Work Breakdown Structure in Practice
In practice, many project managers follow a "to do" list approach as discussed above. The result is that their assignments for the team members are vague and the performance expectations are unclear. On those project teams the estimates are always inaccurate because it is very hard to estimate the work or duration of a "to do" list item when the deliverable is too general. As a consequence, the team members are guessing about what is expected and routinely have to redo assignments when their guess doesn't meet the current performance expectation of the project manager. It is this "to do" list approach to the work breakdown structure that is one of the major causes of the overall 70% project failure rate.

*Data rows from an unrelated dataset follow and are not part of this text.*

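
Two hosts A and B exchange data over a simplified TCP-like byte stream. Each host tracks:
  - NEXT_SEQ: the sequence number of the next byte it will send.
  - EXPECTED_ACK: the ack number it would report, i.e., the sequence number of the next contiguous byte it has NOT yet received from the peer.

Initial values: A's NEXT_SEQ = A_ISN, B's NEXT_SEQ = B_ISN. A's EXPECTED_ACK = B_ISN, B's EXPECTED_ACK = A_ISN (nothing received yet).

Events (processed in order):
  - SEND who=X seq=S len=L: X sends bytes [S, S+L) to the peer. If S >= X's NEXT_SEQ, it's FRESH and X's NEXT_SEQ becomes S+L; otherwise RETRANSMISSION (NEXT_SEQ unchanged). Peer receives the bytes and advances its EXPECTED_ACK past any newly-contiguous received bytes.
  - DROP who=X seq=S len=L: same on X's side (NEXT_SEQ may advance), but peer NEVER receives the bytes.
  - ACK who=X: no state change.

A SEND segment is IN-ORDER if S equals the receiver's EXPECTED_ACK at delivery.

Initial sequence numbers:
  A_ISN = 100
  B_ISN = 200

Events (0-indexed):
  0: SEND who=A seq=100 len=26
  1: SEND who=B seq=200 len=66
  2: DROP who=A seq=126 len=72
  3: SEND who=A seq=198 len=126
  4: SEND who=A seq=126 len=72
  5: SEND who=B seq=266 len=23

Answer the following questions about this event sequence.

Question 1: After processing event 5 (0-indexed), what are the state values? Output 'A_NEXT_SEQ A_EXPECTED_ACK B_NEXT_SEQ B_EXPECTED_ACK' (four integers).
After event 0: A_seq=126 A_ack=200 B_seq=200 B_ack=126
After event 1: A_seq=126 A_ack=266 B_seq=266 B_ack=126
After event 2: A_seq=198 A_ack=266 B_seq=266 B_ack=126
After event 3: A_seq=324 A_ack=266 B_seq=266 B_ack=126
After event 4: A_seq=324 A_ack=266 B_seq=266 B_ack=324
After event 5: A_seq=324 A_ack=289 B_seq=289 B_ack=324

324 289 289 324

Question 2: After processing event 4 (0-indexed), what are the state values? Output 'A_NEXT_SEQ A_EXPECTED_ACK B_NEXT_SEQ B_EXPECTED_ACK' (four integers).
After event 0: A_seq=126 A_ack=200 B_seq=200 B_ack=126
After event 1: A_seq=126 A_ack=266 B_seq=266 B_ack=126
After event 2: A_seq=198 A_ack=266 B_seq=266 B_ack=126
After event 3: A_seq=324 A_ack=266 B_seq=266 B_ack=126
After event 4: A_seq=324 A_ack=266 B_seq=266 B_ack=324

324 266 266 324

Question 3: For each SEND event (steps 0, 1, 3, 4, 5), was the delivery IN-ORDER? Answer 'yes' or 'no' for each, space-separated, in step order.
Step 0: SEND seq=100 -> in-order
Step 1: SEND seq=200 -> in-order
Step 3: SEND seq=198 -> out-of-order
Step 4: SEND seq=126 -> in-order
Step 5: SEND seq=266 -> in-order

Answer: yes yes no yes yes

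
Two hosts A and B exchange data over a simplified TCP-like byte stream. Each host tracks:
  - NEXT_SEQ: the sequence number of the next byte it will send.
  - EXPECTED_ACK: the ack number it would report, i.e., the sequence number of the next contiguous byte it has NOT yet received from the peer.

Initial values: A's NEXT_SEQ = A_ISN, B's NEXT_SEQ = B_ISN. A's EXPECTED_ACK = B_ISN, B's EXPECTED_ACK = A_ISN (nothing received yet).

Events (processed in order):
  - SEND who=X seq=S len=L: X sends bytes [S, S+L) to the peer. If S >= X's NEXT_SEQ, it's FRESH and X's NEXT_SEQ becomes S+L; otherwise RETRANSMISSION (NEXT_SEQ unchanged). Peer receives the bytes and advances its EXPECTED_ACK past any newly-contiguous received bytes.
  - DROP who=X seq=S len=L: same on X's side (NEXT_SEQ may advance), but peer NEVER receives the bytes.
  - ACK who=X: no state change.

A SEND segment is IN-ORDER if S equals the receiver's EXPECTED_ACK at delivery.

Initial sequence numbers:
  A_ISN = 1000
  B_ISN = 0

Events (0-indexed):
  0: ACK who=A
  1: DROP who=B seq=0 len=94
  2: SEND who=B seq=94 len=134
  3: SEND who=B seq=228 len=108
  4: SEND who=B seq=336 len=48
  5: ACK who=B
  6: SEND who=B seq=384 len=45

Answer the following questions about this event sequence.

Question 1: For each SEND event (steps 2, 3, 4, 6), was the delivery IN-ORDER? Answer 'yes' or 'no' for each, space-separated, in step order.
Step 2: SEND seq=94 -> out-of-order
Step 3: SEND seq=228 -> out-of-order
Step 4: SEND seq=336 -> out-of-order
Step 6: SEND seq=384 -> out-of-order

Answer: no no no no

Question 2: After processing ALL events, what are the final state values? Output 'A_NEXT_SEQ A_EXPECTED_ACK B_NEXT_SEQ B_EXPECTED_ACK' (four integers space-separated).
Answer: 1000 0 429 1000

Derivation:
After event 0: A_seq=1000 A_ack=0 B_seq=0 B_ack=1000
After event 1: A_seq=1000 A_ack=0 B_seq=94 B_ack=1000
After event 2: A_seq=1000 A_ack=0 B_seq=228 B_ack=1000
After event 3: A_seq=1000 A_ack=0 B_seq=336 B_ack=1000
After event 4: A_seq=1000 A_ack=0 B_seq=384 B_ack=1000
After event 5: A_seq=1000 A_ack=0 B_seq=384 B_ack=1000
After event 6: A_seq=1000 A_ack=0 B_seq=429 B_ack=1000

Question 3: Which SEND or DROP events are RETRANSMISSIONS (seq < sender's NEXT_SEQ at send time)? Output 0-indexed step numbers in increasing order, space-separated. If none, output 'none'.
Answer: none

Derivation:
Step 1: DROP seq=0 -> fresh
Step 2: SEND seq=94 -> fresh
Step 3: SEND seq=228 -> fresh
Step 4: SEND seq=336 -> fresh
Step 6: SEND seq=384 -> fresh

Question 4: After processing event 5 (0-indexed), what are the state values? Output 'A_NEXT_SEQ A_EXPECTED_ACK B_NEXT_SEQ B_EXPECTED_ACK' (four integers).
After event 0: A_seq=1000 A_ack=0 B_seq=0 B_ack=1000
After event 1: A_seq=1000 A_ack=0 B_seq=94 B_ack=1000
After event 2: A_seq=1000 A_ack=0 B_seq=228 B_ack=1000
After event 3: A_seq=1000 A_ack=0 B_seq=336 B_ack=1000
After event 4: A_seq=1000 A_ack=0 B_seq=384 B_ack=1000
After event 5: A_seq=1000 A_ack=0 B_seq=384 B_ack=1000

1000 0 384 1000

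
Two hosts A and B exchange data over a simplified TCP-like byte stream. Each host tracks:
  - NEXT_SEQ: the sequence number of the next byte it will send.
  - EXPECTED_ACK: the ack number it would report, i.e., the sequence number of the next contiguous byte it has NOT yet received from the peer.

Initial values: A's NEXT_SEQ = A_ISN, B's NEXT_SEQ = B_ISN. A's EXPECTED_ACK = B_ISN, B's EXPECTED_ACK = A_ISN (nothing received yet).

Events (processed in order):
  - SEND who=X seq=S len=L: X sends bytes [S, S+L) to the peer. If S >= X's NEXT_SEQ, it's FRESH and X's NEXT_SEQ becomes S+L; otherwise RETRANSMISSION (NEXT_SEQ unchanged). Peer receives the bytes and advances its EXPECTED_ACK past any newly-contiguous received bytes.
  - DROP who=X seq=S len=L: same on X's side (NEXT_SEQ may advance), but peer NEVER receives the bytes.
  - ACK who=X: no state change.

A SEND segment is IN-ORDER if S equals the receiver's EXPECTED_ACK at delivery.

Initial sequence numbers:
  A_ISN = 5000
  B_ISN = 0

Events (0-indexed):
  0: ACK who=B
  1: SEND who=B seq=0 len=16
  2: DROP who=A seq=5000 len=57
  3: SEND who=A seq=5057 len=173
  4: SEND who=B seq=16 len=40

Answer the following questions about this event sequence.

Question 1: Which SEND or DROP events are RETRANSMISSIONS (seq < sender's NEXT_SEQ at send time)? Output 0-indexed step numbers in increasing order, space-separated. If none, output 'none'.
Step 1: SEND seq=0 -> fresh
Step 2: DROP seq=5000 -> fresh
Step 3: SEND seq=5057 -> fresh
Step 4: SEND seq=16 -> fresh

Answer: none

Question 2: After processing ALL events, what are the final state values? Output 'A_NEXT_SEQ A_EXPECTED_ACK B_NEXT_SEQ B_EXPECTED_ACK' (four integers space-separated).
Answer: 5230 56 56 5000

Derivation:
After event 0: A_seq=5000 A_ack=0 B_seq=0 B_ack=5000
After event 1: A_seq=5000 A_ack=16 B_seq=16 B_ack=5000
After event 2: A_seq=5057 A_ack=16 B_seq=16 B_ack=5000
After event 3: A_seq=5230 A_ack=16 B_seq=16 B_ack=5000
After event 4: A_seq=5230 A_ack=56 B_seq=56 B_ack=5000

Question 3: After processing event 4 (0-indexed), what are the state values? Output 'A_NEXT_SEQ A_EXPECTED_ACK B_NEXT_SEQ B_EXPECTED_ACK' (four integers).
After event 0: A_seq=5000 A_ack=0 B_seq=0 B_ack=5000
After event 1: A_seq=5000 A_ack=16 B_seq=16 B_ack=5000
After event 2: A_seq=5057 A_ack=16 B_seq=16 B_ack=5000
After event 3: A_seq=5230 A_ack=16 B_seq=16 B_ack=5000
After event 4: A_seq=5230 A_ack=56 B_seq=56 B_ack=5000

5230 56 56 5000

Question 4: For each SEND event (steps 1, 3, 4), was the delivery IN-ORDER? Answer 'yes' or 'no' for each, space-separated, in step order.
Answer: yes no yes

Derivation:
Step 1: SEND seq=0 -> in-order
Step 3: SEND seq=5057 -> out-of-order
Step 4: SEND seq=16 -> in-order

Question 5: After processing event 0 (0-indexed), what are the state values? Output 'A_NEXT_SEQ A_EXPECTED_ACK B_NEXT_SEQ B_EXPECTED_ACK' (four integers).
After event 0: A_seq=5000 A_ack=0 B_seq=0 B_ack=5000

5000 0 0 5000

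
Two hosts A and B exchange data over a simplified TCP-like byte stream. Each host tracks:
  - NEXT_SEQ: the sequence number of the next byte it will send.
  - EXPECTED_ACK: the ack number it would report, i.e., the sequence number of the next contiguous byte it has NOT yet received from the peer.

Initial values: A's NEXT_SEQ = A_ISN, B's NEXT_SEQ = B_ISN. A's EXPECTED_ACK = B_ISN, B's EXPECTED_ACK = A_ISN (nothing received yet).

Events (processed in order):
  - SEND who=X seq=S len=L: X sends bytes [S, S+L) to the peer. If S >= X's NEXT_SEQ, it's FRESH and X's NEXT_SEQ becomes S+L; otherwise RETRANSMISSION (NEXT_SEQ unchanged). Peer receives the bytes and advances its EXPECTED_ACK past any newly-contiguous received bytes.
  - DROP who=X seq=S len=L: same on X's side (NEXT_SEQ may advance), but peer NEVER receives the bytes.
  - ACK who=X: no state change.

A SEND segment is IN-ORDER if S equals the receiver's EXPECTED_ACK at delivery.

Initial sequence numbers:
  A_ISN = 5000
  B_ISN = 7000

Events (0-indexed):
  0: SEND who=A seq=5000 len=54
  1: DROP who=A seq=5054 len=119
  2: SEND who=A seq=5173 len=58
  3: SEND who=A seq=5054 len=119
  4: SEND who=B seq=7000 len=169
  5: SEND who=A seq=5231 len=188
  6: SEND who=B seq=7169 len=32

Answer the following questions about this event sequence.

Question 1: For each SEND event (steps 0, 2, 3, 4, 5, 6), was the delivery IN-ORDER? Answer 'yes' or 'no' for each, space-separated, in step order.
Answer: yes no yes yes yes yes

Derivation:
Step 0: SEND seq=5000 -> in-order
Step 2: SEND seq=5173 -> out-of-order
Step 3: SEND seq=5054 -> in-order
Step 4: SEND seq=7000 -> in-order
Step 5: SEND seq=5231 -> in-order
Step 6: SEND seq=7169 -> in-order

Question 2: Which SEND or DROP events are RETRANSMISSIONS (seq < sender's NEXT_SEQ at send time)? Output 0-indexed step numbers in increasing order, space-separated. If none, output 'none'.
Answer: 3

Derivation:
Step 0: SEND seq=5000 -> fresh
Step 1: DROP seq=5054 -> fresh
Step 2: SEND seq=5173 -> fresh
Step 3: SEND seq=5054 -> retransmit
Step 4: SEND seq=7000 -> fresh
Step 5: SEND seq=5231 -> fresh
Step 6: SEND seq=7169 -> fresh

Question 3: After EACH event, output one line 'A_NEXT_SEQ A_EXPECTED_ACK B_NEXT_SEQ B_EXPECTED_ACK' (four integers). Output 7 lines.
5054 7000 7000 5054
5173 7000 7000 5054
5231 7000 7000 5054
5231 7000 7000 5231
5231 7169 7169 5231
5419 7169 7169 5419
5419 7201 7201 5419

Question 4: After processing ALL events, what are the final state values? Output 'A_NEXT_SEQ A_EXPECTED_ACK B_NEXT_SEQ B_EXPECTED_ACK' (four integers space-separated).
After event 0: A_seq=5054 A_ack=7000 B_seq=7000 B_ack=5054
After event 1: A_seq=5173 A_ack=7000 B_seq=7000 B_ack=5054
After event 2: A_seq=5231 A_ack=7000 B_seq=7000 B_ack=5054
After event 3: A_seq=5231 A_ack=7000 B_seq=7000 B_ack=5231
After event 4: A_seq=5231 A_ack=7169 B_seq=7169 B_ack=5231
After event 5: A_seq=5419 A_ack=7169 B_seq=7169 B_ack=5419
After event 6: A_seq=5419 A_ack=7201 B_seq=7201 B_ack=5419

Answer: 5419 7201 7201 5419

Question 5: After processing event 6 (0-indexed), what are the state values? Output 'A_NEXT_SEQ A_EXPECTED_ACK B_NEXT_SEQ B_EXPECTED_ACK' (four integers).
After event 0: A_seq=5054 A_ack=7000 B_seq=7000 B_ack=5054
After event 1: A_seq=5173 A_ack=7000 B_seq=7000 B_ack=5054
After event 2: A_seq=5231 A_ack=7000 B_seq=7000 B_ack=5054
After event 3: A_seq=5231 A_ack=7000 B_seq=7000 B_ack=5231
After event 4: A_seq=5231 A_ack=7169 B_seq=7169 B_ack=5231
After event 5: A_seq=5419 A_ack=7169 B_seq=7169 B_ack=5419
After event 6: A_seq=5419 A_ack=7201 B_seq=7201 B_ack=5419

5419 7201 7201 5419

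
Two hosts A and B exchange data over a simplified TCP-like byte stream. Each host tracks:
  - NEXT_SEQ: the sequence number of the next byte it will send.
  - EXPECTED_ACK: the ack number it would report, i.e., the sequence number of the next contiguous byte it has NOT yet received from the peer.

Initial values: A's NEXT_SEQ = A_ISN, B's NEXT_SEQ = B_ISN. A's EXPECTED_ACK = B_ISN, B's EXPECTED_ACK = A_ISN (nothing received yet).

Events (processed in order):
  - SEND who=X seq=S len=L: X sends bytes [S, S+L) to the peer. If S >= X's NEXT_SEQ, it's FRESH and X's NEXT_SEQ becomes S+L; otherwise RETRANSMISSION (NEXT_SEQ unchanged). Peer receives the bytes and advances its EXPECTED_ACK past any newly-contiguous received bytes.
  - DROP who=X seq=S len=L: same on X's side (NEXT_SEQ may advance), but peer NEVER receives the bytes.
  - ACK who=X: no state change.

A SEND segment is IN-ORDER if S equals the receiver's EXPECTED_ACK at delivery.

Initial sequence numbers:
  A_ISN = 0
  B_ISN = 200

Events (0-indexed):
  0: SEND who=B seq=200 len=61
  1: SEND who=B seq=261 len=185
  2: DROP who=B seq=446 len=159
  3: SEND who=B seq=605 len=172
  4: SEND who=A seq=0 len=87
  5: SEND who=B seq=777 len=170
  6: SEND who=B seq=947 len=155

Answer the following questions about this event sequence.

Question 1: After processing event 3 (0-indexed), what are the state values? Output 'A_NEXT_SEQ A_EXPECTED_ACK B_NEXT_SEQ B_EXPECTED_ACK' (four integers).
After event 0: A_seq=0 A_ack=261 B_seq=261 B_ack=0
After event 1: A_seq=0 A_ack=446 B_seq=446 B_ack=0
After event 2: A_seq=0 A_ack=446 B_seq=605 B_ack=0
After event 3: A_seq=0 A_ack=446 B_seq=777 B_ack=0

0 446 777 0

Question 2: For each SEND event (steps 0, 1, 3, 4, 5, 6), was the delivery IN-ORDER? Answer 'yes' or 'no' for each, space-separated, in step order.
Answer: yes yes no yes no no

Derivation:
Step 0: SEND seq=200 -> in-order
Step 1: SEND seq=261 -> in-order
Step 3: SEND seq=605 -> out-of-order
Step 4: SEND seq=0 -> in-order
Step 5: SEND seq=777 -> out-of-order
Step 6: SEND seq=947 -> out-of-order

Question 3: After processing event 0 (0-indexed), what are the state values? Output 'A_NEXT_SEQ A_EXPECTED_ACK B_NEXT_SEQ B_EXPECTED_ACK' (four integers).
After event 0: A_seq=0 A_ack=261 B_seq=261 B_ack=0

0 261 261 0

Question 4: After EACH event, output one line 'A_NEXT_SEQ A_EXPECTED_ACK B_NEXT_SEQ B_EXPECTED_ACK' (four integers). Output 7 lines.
0 261 261 0
0 446 446 0
0 446 605 0
0 446 777 0
87 446 777 87
87 446 947 87
87 446 1102 87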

WBS "Best Practices"In the Real World
In the typical situation project managers face in the real world, we have no formal authority over the team. But one thing we can do is decompose the work breakdown structure into a measured definition of success on each deliverable. No matter how limited our authority over the team, we can still follow best practices on the WBS. We start from the overall project acceptance criteria which is a measurable definition of success. Then we continue the decomposition, identifying the major deliverables and defining success on each one in quantified terms. We don't want to have to guess about whether we produced the right deliverable, we want to be able to measure it at the end of the work. As an example, a task such as, "improve service on customer phone calls," is a typical "to do" list item that might be included in a work breakdown structure. It makes a terrible assignment and invites scope creep. On the other hand, if we decompose our deliverables properly, that work would have a metric defining success such as: "95% of the customers experience hold time of less than 15 seconds." It is difficult to come up with these measured outcomes primarily because we have to decide exactly what we want. However, the benefits are enormous in terms of more accurate estimating, more confident team members who know what success is before they start work and tighter control of the scope because the precision of these definitions helps us keep out unnecessary work.